All sides agree that’s true for workers not represented by a union. But Reed and Carpenters Union business manager JoAnn Williams say the new wording isn’t clear and implies that the lack of guarantees applies to union workers as well. (Union contracts can be changed but only through negotiation.)
Williams added that she also was concerned that all new employees were required to sign such a document before they were hired, which is before any union representation kicks in.
The Carpenters Union, which backs Reed, represents about 1,000 city workers, Williams said. Most of the region's other unions have endorsed Slay.
Reed’s campaign asserted before the news conference that the document reflected “the most draconian anti-employee policy in the history of the city of St. Louis.”
Slay's chief of staff Jeff Rainford and supportive labor leaders – including Labor Council president Bob Soutier – disagree, maintaining that the facts remain the same.
“Nothing’s changed,’’ said Soutier. “Our concern was that benefits may be in a position to be modified in a different form than in the past. That’s not the case.”
The only problem, said Soutier, was the document’s wording, which "was a little wordy" and appeared to raise more confusion, not less.
Labor leaders also said new hires also might be disturbed by the phrase at the top of the document's page, in capital letters, that tells would-be employees that if they have any questions about the form, "PLEASE CONSULT WITH AN ATTORNEY BEFORE SIGNING."
Document prompted by firefighters dispute
The document had been drafted by deputy City Counselor Michael Garvin, in response to an apparent dispute with the city’s unionized firefighters, who have been at odds with Slay over pension matters for more than a year.

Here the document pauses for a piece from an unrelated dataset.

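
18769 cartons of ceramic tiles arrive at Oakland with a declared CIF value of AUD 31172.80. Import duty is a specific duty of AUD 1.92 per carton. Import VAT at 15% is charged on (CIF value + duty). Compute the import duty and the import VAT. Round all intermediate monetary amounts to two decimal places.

Import duty: AUD 36036.48; import VAT: AUD 10081.39

Import duty = 18769 × 1.92 = 36036.48
VAT base = CIF + duty = 31172.80 + 36036.48 = 67209.28
Import VAT = 67209.28 × 15% = 10081.39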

Slay's chief of staff Jeff Rainford said that some labor representatives had told new firefighters that their benefits could never be changed, not even by future collective bargaining agreements.
The firefighters union also has endorsed Reed in the March 5 primary.
The new document was in the new-employee packets given to new city employees since mid-January. The new employees included about 20 firefighters and a couple people hired in other departments. "There haven't been many,'' Rainford said.
Rainford acknowledged that the new document was “poorly worded’’ and apparently was causing a new wave of confusion.
Slay agreed. He told Soutier and Jeff Aboussie with the Building and Construction Trades Council that Garvin will work with a St. Louis labor lawyer, Sally Barker, to come up with better language.
In the meantime, the city will revert to the old informational document, Rainford said.
Reed’s campaign circulated copies of internal City Hall emails indicating that the mayor’s office, notably Rainford and chief of operations Eddie Roth, had known for weeks about the possible confusion produced by the rewritten document.
Reed told reporters at the news conference that he wouldn’t believe that the document had been rescinded until he gets information in writing that back up what Rainford announced.
Rainford, in turn, contended that Reed “is trying to create anxiety in (city workers’) minds and I think that is wrong.”
Reed also contended that the dispute hinted that Slay may support “right to work,’’ a proposed law – in place in some states -- that bars closed-union shops, which require that all workers pay dues if a majority vote to join a union.
Rainford said that Slay definitely opposed “right to work” – anathema to unions -- and contended that Reed was irresponsible to bring up the matter in an unrelated dispute.
Williams with the Carpenters Union said it was fair to bring up “right to work” because the disputed document appeared to ignore labor agreements.
Soutier and Aboussie said they were satisfied with the assurances from the mayor and are willing to move on. Both said they were sticking with Slay but emphasized their good past relations with Reed.
"He's a politician,'' Soutier said. "You can't blame a dog catcher for going out and catching dogs."
Soutier added that the controversy also reaffirmed why workers should be in a union.